Olga Orozco - Cantata sombría

Me encojo en mi guarida; me atrinchero en mis precarios

bienes.

Yo, que aspiraba a ser arrebatada en plena juventud por un

huracán de fuego

antes de convertirme en un bostezo en la boca del tiempo,

me resisto a morir.

Sé que ya no podré ser nunca la heroína de un rapto

fulminante,

la bella protagonista de una fábula inmóvil en torno de la

columna milenaria

labrada en un instante y hecha polvo por el azote del relámpago,

la víctima invencible —Ifigenia, Julieta o Margarita—,

la que no deja rastros para las embestidas de las capitulaciones

y el fracaso,

sino el recuerdo de una piel tirante como ráfaga y un perfume

de persistente despedida.

Se acabaron también los años que se medían por la rotación

de los encantamientos,

esos que se acuñaban con la imagen del futuro esplendor

y en los que contemplábamos la muerte desde afuera, igual

que a una invasora

—próxima pero ajena, familiar pero extraña, puntual pero

increíble—,

la niebla que fluía de otro reino borrándonos los ojos, las

manos y los labios.

Se agotó tu prestigio junto con el error de la distancia.
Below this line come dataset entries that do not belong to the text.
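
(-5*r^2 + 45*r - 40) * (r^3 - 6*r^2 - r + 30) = -5*r^5 + 75*r^4 - 305*r^3 + 45*r^2 + 1390*r - 1200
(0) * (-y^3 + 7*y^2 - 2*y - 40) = 0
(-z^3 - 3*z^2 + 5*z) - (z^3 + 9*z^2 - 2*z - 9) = -2*z^3 - 12*z^2 + 7*z + 9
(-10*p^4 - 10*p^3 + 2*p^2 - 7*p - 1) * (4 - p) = 10*p^5 - 30*p^4 - 42*p^3 + 15*p^2 - 27*p - 4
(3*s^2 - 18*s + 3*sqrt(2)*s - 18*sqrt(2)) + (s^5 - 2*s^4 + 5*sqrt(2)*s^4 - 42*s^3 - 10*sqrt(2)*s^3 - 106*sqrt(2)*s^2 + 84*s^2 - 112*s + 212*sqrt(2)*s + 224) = s^5 - 2*s^4 + 5*sqrt(2)*s^4 - 42*s^3 - 10*sqrt(2)*s^3 - 106*sqrt(2)*s^2 + 87*s^2 - 130*s + 215*sqrt(2)*s - 18*sqrt(2) + 224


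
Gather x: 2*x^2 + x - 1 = 2*x^2 + x - 1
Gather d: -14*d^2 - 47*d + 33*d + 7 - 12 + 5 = -14*d^2 - 14*d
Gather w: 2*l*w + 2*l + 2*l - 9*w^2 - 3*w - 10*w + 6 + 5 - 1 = 4*l - 9*w^2 + w*(2*l - 13) + 10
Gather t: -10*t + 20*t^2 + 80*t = 20*t^2 + 70*t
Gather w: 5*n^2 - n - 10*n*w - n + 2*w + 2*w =5*n^2 - 2*n + w*(4 - 10*n)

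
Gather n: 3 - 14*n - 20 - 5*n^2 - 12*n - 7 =-5*n^2 - 26*n - 24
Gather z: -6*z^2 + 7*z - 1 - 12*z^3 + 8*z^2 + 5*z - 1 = -12*z^3 + 2*z^2 + 12*z - 2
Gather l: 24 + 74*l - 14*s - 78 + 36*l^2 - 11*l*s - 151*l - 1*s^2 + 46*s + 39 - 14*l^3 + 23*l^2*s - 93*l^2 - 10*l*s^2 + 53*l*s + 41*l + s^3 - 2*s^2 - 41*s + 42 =-14*l^3 + l^2*(23*s - 57) + l*(-10*s^2 + 42*s - 36) + s^3 - 3*s^2 - 9*s + 27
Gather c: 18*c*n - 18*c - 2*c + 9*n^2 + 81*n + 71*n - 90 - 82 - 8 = c*(18*n - 20) + 9*n^2 + 152*n - 180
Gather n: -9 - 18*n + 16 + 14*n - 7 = -4*n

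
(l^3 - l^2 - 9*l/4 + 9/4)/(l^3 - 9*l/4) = (l - 1)/l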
Se gastaron tus lujosos atuendos bajo la mordedura de los años.

Ahora soy tu sede.

Estás entronizada en alta silla entre mis propios huesos,

más desnuda que mi alma, que cualquier intemperie,

y oficias el misterio separando las fibras de la perduración y

de la carne,

como si me impartieran una mitad de ausencia por apremiante

sacramento

en nombre del larguísimo reencuentro del final.

¿Y no habrá nada en este costado que me fuerce a quedarme?

¿Nadie que se adelante a reclamar por mí en nombre de otra

historia inacabada?

No digamos los pájaros, esos sobrevivientes

que agraviarán hasta las últimas migajas de mi silencio con su

escándalo;

no digamos el viento, que se precipitará jadeando en los

lugares que abandono

como aspirado por la profanación, si no por la nostalgia;

pero al menos que me retenga el hombre a quien le faltará la

mitad de su abrazo,

ese que habrá de interrogar a oscuras al sol que no me alumbre

tropezando con los reticentes rincones a punto de mirarlo.

Que proteste con él la hierba desvelada, que se rajen las piedras.

¿O nada cambiará como si nunca hubiera estado?

¿Las mismas ecuaciones sin resolver detrás de los colores,

el mismo ardor helado en las estrellas, iguales frases de Babel

y de arena?

¿Y ni siquiera un claro entre la muchedumbre,

ni una sombra de mi espesor por un instante, ni mi larga

caricia sobre el polvo?

Y bien, aunque no deje rastros, ni agujeros, ni pruebas,

aun menos que un centavo de luna arrojado hasta el fondo

de las aguas

me resisto a morir.

Me refugio en mis reducidas posesiones, me retraigo desde mis

uñas y mi piel.

Tú escarbas mientras tanto en mis entrañas tu cueva de raposa,

me desplazas y ocupas mi lugar en este vertiginoso laberinto

en que habito

—por cada deslizamiento tuyo un retroceso y por cada zarpazo

algún soborno—,

como si cada reducto hubiera sido levantado en tu honor,

como si yo no fuera más que un desvarío de los más bajos

cielos

o un dócil instrumento de la desobediencia que al final

se castiga.

¿Y habrá estatuas de sal del otro lado?